日本管区創立史―本部・支部修道院の始め―

聖パウロ女子修道会 シスター三嶋邇子

7.名古屋修道院設立(1954年1月7日)

名古屋修道院

 大阪に聖パウロ女子修道会の修道院が設立されたことを知った名古屋教区長の松岡司教は、名古屋にも支部を開くことを望まれ、1953年修道院設立を要請されました。
 「喜んで招きに応じたいけれど、経済的にも人材的にも今は無理だということを伝えるように」と大阪から二人のシスターが下見のために派遣されました。ところがその際、教区長のほうでは、教区所有の土地と家を提供してくださったので、この機会を逃すべきではないと判断したシスターイレネ・コンティは支部設立を決断しました。

 最初は家庭訪問による使徒職が一部からよく理解されませんでしたが、徐々にいろいろな形の協力者に恵まれ、人びとに受け入れられるようになりました。特に主税町教会の主任司祭平田神父様のご協力を得て、教会の信徒たちとともに日曜学校や土曜学校などを手伝ったりして、他の小教区からも本会の使徒職が理解され、招かれるようになりました。
 1954年3月には、早くも最初の入会者チェチリア稲垣和子とルチア永田かよ子を迎えました。

 1955年4月、創立者とマエストラ・テクラの3回目の来日の折り、男子カルメル会近くの熱田区鍋弦町の土地を買うことが決まり、間もなく建築が始まり、1956年10月に新修道院へ移転しました。

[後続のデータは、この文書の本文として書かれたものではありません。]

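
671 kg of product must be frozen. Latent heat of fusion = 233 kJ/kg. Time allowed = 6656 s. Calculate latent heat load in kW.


Q_lat = m * h_fg / t
Q_lat = 671 * 233 / 6656
Q_lat = 23.49 kW

23.49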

 1961年4月、名古屋修道院では召命活動として、初めての若い女性の集まり「サン・パオリーネ」が誕生しました。月に一度集まって、霊的講話を聞いたり、祈ったりして、プログラムを組んで会合を取り仕切るのはすべて信徒の彼女たちがしていました。イニシャティブを取っていた長坂潔子、それに水元美代子、三嶋一子・邇子姉妹が入会し、また長谷川昌子、大岩一美ら数名が受洗し入会し、清家幸子も入会しました。
 若い女性の召命を目的とした「サン・パオリーネ」の集いはその後他の支部修道院でも取り入れられ、召命活動の先駆けとなりました。